When you set `repositoryPolicyText` in your `build.sbt` file, and the `createRepository` is called, the created

repository will have the configured policy. 



Example usage:

    

    repositoryPolicyText in Ecr := Some(IO.read(file("project") / "ecrpolicy.json")) 

    

Then in the `project/ecrpolicy.json` you can set your policy text. For example:

    

    {

      "Version": "2012-10-17",

      "Statement": [

        {

          "Sid": "BuildServerAccess",

          "Effect": "Allow",

          "Principal": {

            "AWS": [

              "arn:aws:iam::YOUR_ACCOUNT_ID_HERE:role/YOUR_IAM_ROLE_NAME_HERE"

            ]

          },

          "Action": [

            "ecr:*"

          ]

        }

      ]

    }

 

Configuring `repositoryPolicyText` will not affect existing repositories.



## Repository lifecycle policy configuration



Configuring the repository lifecycle policy works the same as configuring the policy in the previous chapter.

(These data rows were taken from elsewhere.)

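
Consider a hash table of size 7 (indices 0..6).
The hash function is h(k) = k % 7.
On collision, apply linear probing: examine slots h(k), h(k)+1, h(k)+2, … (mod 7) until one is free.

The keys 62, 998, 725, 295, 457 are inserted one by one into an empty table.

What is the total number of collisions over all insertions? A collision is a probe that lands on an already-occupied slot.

1

Insert 62: h=6, slot 6 empty → index 6.
Insert 998: h=4, slot 4 empty → index 4.
Insert 725: h=4, slot 4 occupied → index 5.
Insert 295: h=1, slot 1 empty → index 1.
Insert 457: h=2, slot 2 empty → index 2.
Table: [_, 295, 457, _, 998, 725, 62]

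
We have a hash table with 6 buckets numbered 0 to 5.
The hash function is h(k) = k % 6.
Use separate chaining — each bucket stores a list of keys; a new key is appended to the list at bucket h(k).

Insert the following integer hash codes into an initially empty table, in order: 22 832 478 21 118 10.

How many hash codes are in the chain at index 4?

5

22 → bucket 4
832 → bucket 4 (collision)
478 → bucket 4 (collision)
21 → bucket 3
118 → bucket 4 (collision)
10 → bucket 4 (collision)
Final buckets:
0: _
1: _
2: _
3: 21
4: 22 -> 832 -> 478 -> 118 -> 10
5: _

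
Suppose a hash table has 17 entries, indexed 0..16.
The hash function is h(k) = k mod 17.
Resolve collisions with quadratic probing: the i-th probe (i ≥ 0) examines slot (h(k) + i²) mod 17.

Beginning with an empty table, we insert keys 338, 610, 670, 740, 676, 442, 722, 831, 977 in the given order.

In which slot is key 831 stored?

338: h=15 => slot 15
610: h=15, probe 15,16 => slot 16
670: h=7 => slot 7
740: h=9 => slot 9
676: h=13 => slot 13
442: h=0 => slot 0
722: h=8 => slot 8
831: h=15, probe 15,16,2 => slot 2
977: h=8, probe 8,9,12 => slot 12
Table: [442, —, 831, —, —, —, —, 670, 722, 740, —, —, 977, 676, —, 338, 610]

2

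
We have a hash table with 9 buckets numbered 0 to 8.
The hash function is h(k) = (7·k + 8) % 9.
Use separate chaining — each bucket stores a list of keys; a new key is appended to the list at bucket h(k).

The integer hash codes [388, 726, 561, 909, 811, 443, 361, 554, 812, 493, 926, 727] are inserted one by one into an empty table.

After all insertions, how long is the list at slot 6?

Insert 388: h=6, bucket 6 empty -> new chain.
Insert 726: h=5, bucket 5 empty -> new chain.
Insert 561: h=2, bucket 2 empty -> new chain.
Insert 909: h=8, bucket 8 empty -> new chain.
Insert 811: h=6, bucket 6 nonempty -> append to chain.
Insert 443: h=4, bucket 4 empty -> new chain.
Insert 361: h=6, bucket 6 nonempty -> append to chain.
Insert 554: h=7, bucket 7 empty -> new chain.
Insert 812: h=4, bucket 4 nonempty -> append to chain.
Insert 493: h=3, bucket 3 empty -> new chain.
Insert 926: h=1, bucket 1 empty -> new chain.
Insert 727: h=3, bucket 3 nonempty -> append to chain.
Final buckets:
0: .
1: 926
2: 561
3: 493 -> 727
4: 443 -> 812
5: 726
6: 388 -> 811 -> 361
7: 554
8: 909

3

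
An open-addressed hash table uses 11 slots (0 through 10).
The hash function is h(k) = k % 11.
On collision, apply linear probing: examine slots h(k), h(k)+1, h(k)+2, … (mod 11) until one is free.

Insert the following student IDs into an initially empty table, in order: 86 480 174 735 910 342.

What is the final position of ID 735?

Insert 86: h=9, slot 9 empty → index 9.
Insert 480: h=7, slot 7 empty → index 7.
Insert 174: h=9, slot 9 occupied → index 10.
Insert 735: h=9, slots 9,10 occupied → index 0.
Insert 910: h=8, slot 8 empty → index 8.
Insert 342: h=1, slot 1 empty → index 1.
Table: [735, 342, ∅, ∅, ∅, ∅, ∅, 480, 910, 86, 174]

0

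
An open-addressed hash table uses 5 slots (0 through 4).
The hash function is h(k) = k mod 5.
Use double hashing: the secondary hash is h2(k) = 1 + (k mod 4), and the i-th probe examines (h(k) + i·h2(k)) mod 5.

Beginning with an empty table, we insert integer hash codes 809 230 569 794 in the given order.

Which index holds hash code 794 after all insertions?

2

809 hashes to 4; slot 4 is free -> place at 4.
230 hashes to 0; slot 0 is free -> place at 0.
569 hashes to 4, h2=2; 4 taken -> place at 1.
794 hashes to 4, h2=3; 4 taken -> place at 2.
Table: [230, 569, 794, ∅, 809]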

By default, when the `createRepository` task is executed, the new repository does not have a **lifecycle 

policy** attached. 



When you set `repositoryLifecyclePolicyText` in your `build.sbt` file, and the `createRepository` is called, the created

repository will have the configured lifecycle policy. 



Example usage:

    

    repositoryLifecyclePolicyText in Ecr := Some(IO.read(file("project") / "ecrlifecyclepolicy.json")) 

    

Then in the `project/ecrlifecyclepolicy.json` you can set your policy text. For example:

    

    {

      "rules": [

        {

          "rulePriority": 10,

          "description": "Lifecycle of release branch images",

          "selection": {

            "tagStatus": "tagged",

            "tagPrefixList": [

              "release"

            ],

            "countType": "imageCountMoreThan",

            "countNumber": 20

          },

          "action": {

            "type": "expire"

          }

        }

      ]

    }

 

Configuring `repositoryLifecyclePolicyText` will not affect existing repositories.